II. Voraussetzungen für eine Mediation
Die Voraussetzungen für die Durchführung einer Mediation sind u. a.:
Freiwilligkeit
: d.h. alle Beteiligte können das Medaitonsverfahren zu jedem Zeitpunkt abbrechen. Es entstehen hieraus keinerlei Nachteile für den Abbrechenden.
Verschwiegenheit
: Alles, was während der Mediation gesagt wird, bleibt auch in den „Mediationsräumen“. Der Mediator wird sich außerhalb von den Mediationsterminen zu den Inhalten nicht äußern.
Ergebnisoffenheit
: d.h. dass die Beteiligten alle mit einer gewissen Verhandlungsbereitschaft in die Mediation gehen müssen. Es darf insbesondere das Ergebnis für eine Konfliktpartei nicht von Anfang feststehen. Denn es gibt auch Lösungsmöglichkeiten, die sich im Laufe der Mediation heraus kristallisieren und an die keine der Konflikt-parteien gedacht hatte, obwohl sie für alle Konfliktparteien die beste Lösungsmöglich-keit liegt.
Allparteilichkeit
: Der Mediator ist nicht nur neutral, er ist sogar allparteiisch. Dies bedeutet, dass er auf der Seite eines jeden Beteiligten steht. Er hat dafür Sorge zu tragen, dass ein Machtgefälle zwischen den Konfliktparteien ausgeglichen wird. Der Mediator darf sich z.B. auch nicht mit einer Person zum Abendessen verabreden, weil die Gefahr besteht, dass die andere Konfliktpartei dies als Verlust der Allparteilichkeit werten kann. Die Konfliktparteien müssen in jedem Stadium von dieser Allparteilichkeit überzeugt sein. Wenn dies nicht der Fall sein sollte, sollte zunächst mit dem Mediator darüber geredet werden. Falls dieser Zweifel nach einer Unterredung nicht aus der Welt geschafft werden kann, besteht immer noch die Möglichkeit des Abbruchs der Mediationsverhandlungen zumindest mit diesem Mediator.

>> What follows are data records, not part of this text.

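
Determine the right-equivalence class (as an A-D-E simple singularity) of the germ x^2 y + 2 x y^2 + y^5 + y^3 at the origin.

D_6

The Hessian of f at 0 has rank 0. Corank 2; j^3 = y*(x + y)^2 has shape L^2 M (L != M), so D-series; mu = 6 gives D_6.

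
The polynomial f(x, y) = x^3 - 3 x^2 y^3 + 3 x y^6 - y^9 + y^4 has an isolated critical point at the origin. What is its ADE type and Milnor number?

The Hessian of f at 0 is [[0, 0], [0, 0]] with rank 0, so corank 2. A Groebner basis of the Jacobian ideal J(f) in C{x,y} is {y^3, x^2}; counting standard monomials gives mu = 6. Corank 2; j^3 = x^3 is a perfect cube, so E-series; the 4-jet and mu = 6 give E_6.

Type E_{6}, Milnor number mu = 6.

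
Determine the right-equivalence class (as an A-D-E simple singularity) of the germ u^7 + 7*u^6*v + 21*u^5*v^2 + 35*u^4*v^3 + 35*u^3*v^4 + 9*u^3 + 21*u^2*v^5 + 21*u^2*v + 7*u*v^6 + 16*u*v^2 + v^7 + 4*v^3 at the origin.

D8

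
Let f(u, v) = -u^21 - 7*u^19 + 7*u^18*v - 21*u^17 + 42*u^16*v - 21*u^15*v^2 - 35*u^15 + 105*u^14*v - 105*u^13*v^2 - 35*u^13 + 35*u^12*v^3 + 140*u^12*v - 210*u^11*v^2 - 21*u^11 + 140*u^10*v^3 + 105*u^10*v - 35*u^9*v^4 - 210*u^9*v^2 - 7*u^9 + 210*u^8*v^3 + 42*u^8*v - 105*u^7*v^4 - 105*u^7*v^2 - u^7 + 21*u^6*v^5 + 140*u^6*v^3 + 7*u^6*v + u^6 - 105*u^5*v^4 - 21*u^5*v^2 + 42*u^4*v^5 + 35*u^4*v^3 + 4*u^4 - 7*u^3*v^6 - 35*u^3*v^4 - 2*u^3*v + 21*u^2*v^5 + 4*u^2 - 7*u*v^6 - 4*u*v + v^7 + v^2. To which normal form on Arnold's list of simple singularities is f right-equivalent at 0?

A6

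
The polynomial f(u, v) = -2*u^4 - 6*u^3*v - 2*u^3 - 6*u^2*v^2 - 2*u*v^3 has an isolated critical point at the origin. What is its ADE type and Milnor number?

Type E_{7}, Milnor number mu = 7.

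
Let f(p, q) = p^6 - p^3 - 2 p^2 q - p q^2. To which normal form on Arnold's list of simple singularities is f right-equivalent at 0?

D_7

The Hessian of f at 0 is [[0, 0], [0, 0]] with rank 0, so corank 2. A Groebner basis of the Jacobian ideal J(f) in C{p,q} is {p*q/6 + q^5 + q^2/6, p*q^2 + q^3, p^2 + p*q}; counting standard monomials gives mu = 7. Corank 2; j^3 = -p*(p + q)^2 has shape L^2 M (L != M), so D-series; mu = 7 gives D_7.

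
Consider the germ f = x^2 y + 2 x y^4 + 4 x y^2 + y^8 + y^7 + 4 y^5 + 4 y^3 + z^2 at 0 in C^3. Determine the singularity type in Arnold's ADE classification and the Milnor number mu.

Type D9, Milnor number mu = 9.

The Hessian of f at 0 has rank 1. Corank 2; j^3 = y*(x + 2*y)^2 has shape L^2 M (L != M), so D-series; mu = 9 gives D_9.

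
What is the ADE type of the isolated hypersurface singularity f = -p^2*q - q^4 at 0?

D5

The Hessian of f at 0 has rank 0. Corank 2; j^3 = -p^2*q has shape L^2 M (L != M), so D-series; mu = 5 gives D_5.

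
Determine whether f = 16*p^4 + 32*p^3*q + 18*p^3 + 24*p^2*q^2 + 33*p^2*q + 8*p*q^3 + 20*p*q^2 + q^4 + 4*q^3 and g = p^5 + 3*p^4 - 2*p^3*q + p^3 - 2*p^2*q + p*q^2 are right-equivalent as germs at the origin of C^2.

Yes.

The Hessian of f at 0 has rank 0. Corank 2; j^3 = (2*p + q)*(3*p + 2*q)^2 has shape L^2 M (L != M), so D-series; mu = 5 gives D_5. The Hessian of g at 0 has rank 0. Corank 2; j^3 = p*(p - q)^2 has shape L^2 M (L != M), so D-series; mu = 5 gives D_5. Both have type D_5, hence right-equivalent.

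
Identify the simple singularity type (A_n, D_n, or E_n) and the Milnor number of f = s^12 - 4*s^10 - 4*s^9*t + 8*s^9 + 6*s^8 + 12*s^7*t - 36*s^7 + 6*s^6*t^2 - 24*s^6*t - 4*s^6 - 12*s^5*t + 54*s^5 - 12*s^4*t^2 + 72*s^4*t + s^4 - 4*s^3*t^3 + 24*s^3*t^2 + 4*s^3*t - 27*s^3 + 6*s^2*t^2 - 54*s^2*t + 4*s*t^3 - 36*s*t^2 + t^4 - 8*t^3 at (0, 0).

Type E_{6}, Milnor number mu = 6.

The Hessian of f at 0 has rank 0. Corank 2; j^3 = -(3*s + 2*t)^3 is a perfect cube, so E-series; the 4-jet and mu = 6 give E_6.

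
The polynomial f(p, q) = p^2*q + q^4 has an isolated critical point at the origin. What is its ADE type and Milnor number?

Type D5, Milnor number mu = 5.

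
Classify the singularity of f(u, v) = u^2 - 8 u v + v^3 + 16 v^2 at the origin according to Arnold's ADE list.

A_{2}

The Hessian of f at 0 is [[2, -8], [-8, 32]] with rank 1, so corank 1. A Groebner basis of the Jacobian ideal J(f) in C{u,v} is {v^2, u - 4*v}; counting standard monomials gives mu = 2. Corank 1: A-series; mu = 2 gives A_2.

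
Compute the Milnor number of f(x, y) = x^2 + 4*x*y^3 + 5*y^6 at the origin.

The Hessian of f at 0 has rank 1. Corank 1: A-series; mu = 5 gives A_5.

5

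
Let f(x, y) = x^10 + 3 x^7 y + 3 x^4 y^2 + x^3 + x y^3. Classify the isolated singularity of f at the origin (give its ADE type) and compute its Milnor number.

Type E_{7}, Milnor number mu = 7.

The Hessian of f at 0 has rank 0. Corank 2; j^3 = x^3 is a perfect cube, so E-series; the 4-jet and mu = 7 give E_7.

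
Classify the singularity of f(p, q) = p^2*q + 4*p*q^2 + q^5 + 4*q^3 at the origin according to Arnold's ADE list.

D6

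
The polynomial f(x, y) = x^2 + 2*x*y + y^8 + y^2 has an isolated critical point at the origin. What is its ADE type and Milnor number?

The Hessian of f at 0 has rank 1. Corank 1: A-series; mu = 7 gives A_7.

Type A_7, Milnor number mu = 7.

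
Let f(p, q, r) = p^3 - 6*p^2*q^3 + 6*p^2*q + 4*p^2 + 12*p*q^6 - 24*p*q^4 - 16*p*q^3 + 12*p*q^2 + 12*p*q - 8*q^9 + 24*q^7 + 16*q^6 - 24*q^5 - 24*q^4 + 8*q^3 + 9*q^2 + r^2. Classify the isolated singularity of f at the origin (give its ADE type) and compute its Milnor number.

Type A_{2}, Milnor number mu = 2.

The Hessian of f at 0 has rank 2. Corank 1: A-series; mu = 2 gives A_2.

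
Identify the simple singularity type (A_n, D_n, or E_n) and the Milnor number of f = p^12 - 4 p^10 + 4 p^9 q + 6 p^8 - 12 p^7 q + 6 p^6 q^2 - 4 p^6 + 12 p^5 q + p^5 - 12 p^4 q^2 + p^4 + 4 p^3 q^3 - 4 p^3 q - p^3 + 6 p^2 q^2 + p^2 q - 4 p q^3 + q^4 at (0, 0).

Type D5, Milnor number mu = 5.

The Hessian of f at 0 has rank 0. Corank 2; j^3 = -p^2*(p - q) has shape L^2 M (L != M), so D-series; mu = 5 gives D_5.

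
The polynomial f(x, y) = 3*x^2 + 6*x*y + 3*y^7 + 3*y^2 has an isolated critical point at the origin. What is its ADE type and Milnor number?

The Hessian of f at 0 is [[6, 6], [6, 6]] with rank 1, so corank 1. A Groebner basis of the Jacobian ideal J(f) in C{x,y} is {y^6, x + y}; counting standard monomials gives mu = 6. Corank 1: A-series; mu = 6 gives A_6.

Type A_6, Milnor number mu = 6.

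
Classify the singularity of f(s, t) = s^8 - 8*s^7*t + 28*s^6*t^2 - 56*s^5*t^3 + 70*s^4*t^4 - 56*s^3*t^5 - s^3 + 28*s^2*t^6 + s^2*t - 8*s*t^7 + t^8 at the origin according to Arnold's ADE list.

D_9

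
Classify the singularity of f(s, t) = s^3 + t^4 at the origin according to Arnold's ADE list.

E6

The Hessian of f at 0 has rank 0. Corank 2; j^3 = s^3 is a perfect cube, so E-series; the 4-jet and mu = 6 give E_6.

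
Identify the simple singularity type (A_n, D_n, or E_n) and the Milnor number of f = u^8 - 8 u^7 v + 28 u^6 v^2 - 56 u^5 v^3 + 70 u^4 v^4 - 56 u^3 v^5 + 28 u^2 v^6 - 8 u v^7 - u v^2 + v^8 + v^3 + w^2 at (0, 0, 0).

The Hessian of f at 0 has rank 1. Corank 2; j^3 = -v^2*(u - v) has shape L^2 M (L != M), so D-series; mu = 9 gives D_9.

Type D_{9}, Milnor number mu = 9.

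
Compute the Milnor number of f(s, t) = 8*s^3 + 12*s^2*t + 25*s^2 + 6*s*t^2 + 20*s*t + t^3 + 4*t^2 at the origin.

2

The Hessian of f at 0 has rank 1. Corank 1: A-series; mu = 2 gives A_2.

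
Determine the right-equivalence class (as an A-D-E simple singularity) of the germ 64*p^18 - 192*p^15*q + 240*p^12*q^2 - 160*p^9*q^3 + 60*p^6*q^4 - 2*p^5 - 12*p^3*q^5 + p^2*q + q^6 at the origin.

The Hessian of f at 0 has rank 0. Corank 2; j^3 = p^2*q has shape L^2 M (L != M), so D-series; mu = 7 gives D_7.

D_7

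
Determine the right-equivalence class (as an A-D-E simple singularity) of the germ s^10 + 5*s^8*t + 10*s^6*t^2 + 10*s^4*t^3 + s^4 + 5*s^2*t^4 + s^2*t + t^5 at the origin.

D_{6}

The Hessian of f at 0 has rank 0. Corank 2; j^3 = s^2*t has shape L^2 M (L != M), so D-series; mu = 6 gives D_6.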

III. Abgrenzungen zu anderen Institutionen
Die Mediation ist nicht zu verwechseln mit einem Schiedsgericht oder einer Schlichtungsstelle. Die Mediation ist ein Verfahren und keine Institution. Sie ist insbesondere freiwillig und hat nicht ein Urteil oder dergleichen zur Folge. Die Konfliktparteien haben es selbst in der Hand, zu einer einvernehmlichen Lösung zu gelangen oder nicht. Vom Mediator werden daher keine Entscheidungen getroffen, keine Empfehlungen und keine Vorschläge für eine mögliche Konfliktregelung formuliert.

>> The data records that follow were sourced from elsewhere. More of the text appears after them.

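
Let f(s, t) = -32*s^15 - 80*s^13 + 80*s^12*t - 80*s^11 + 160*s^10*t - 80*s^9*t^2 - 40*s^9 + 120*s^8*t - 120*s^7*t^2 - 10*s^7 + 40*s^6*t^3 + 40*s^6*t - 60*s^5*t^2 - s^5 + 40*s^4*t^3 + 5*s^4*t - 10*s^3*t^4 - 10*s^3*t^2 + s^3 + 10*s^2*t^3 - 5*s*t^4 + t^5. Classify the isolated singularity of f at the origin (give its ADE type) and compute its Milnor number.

Type E_{8}, Milnor number mu = 8.

The Hessian of f at 0 has rank 0. Corank 2; j^3 = s^3 is a perfect cube, so E-series; the 5-jet and mu = 8 give E_8.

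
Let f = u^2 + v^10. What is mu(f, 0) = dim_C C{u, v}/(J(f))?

9

The Hessian of f at 0 is [[2, 0], [0, 0]] with rank 1, so corank 1. A Groebner basis of the Jacobian ideal J(f) in C{u,v} is {v^9, u}; counting standard monomials gives mu = 9. Corank 1: A-series; mu = 9 gives A_9.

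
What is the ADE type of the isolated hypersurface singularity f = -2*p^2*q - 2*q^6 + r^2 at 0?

D7

The Hessian of f at 0 is [[0, 0, 0], [0, 0, 0], [0, 0, 2]] with rank 1, so corank 2. A Groebner basis of the Jacobian ideal J(f) in C{p,q,r} is {p^2/6 + q^5, p^3, p*q, r}; counting standard monomials gives mu = 7. Corank 2; j^3 = -2*p^2*q has shape L^2 M (L != M), so D-series; mu = 7 gives D_7.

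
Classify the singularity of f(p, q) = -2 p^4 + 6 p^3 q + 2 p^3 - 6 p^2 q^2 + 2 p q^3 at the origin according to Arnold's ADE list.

The Hessian of f at 0 is [[0, 0], [0, 0]] with rank 0, so corank 2. A Groebner basis of the Jacobian ideal J(f) in C{p,q} is {3*p^2 + q^4 + q^3, p^3, p^2*q - p^2 - q^3/3, -2*p^2 + p*q^2 - 2*q^3/3}; counting standard monomials gives mu = 7. Corank 2; j^3 = 2*p^3 is a perfect cube, so E-series; the 4-jet and mu = 7 give E_7.

E_7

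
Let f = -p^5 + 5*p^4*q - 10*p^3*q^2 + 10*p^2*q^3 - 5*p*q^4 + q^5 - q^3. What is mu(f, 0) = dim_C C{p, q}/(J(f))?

8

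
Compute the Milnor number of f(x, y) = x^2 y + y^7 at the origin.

8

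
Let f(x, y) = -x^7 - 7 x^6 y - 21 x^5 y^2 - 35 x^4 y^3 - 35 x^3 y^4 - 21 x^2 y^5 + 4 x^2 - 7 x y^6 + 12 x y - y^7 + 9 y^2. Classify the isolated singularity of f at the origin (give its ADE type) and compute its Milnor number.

The Hessian of f at 0 has rank 1. Corank 1: A-series; mu = 6 gives A_6.

Type A_{6}, Milnor number mu = 6.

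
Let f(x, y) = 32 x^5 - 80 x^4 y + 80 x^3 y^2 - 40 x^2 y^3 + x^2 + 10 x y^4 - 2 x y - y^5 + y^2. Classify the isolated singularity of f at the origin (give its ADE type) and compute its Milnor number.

Type A_4, Milnor number mu = 4.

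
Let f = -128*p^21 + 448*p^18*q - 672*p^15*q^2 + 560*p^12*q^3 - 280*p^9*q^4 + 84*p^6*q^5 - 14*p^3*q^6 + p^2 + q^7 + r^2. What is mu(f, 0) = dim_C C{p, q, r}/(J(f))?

6

The Hessian of f at 0 is [[2, 0, 0], [0, 0, 0], [0, 0, 2]] with rank 2, so corank 1. A Groebner basis of the Jacobian ideal J(f) in C{p,q,r} is {q^6, p, r}; counting standard monomials gives mu = 6. Corank 1: A-series; mu = 6 gives A_6.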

Mit der Schlichtung hat Mediation gemein, dass ohne Zustimmung der Parteien keine verbindliche Entscheidung gefällt wird. Insofern kann man sie als besonderes Schlichtungsverfahren bezeichnen. Allerdings zeichnet sich die Mediation gegenüber der Schlichtung dadurch aus, dass der Mediator die Entscheidung ganz den Konfliktbe-teiligten überlässt, also auch keine Kompromissvorschläge macht.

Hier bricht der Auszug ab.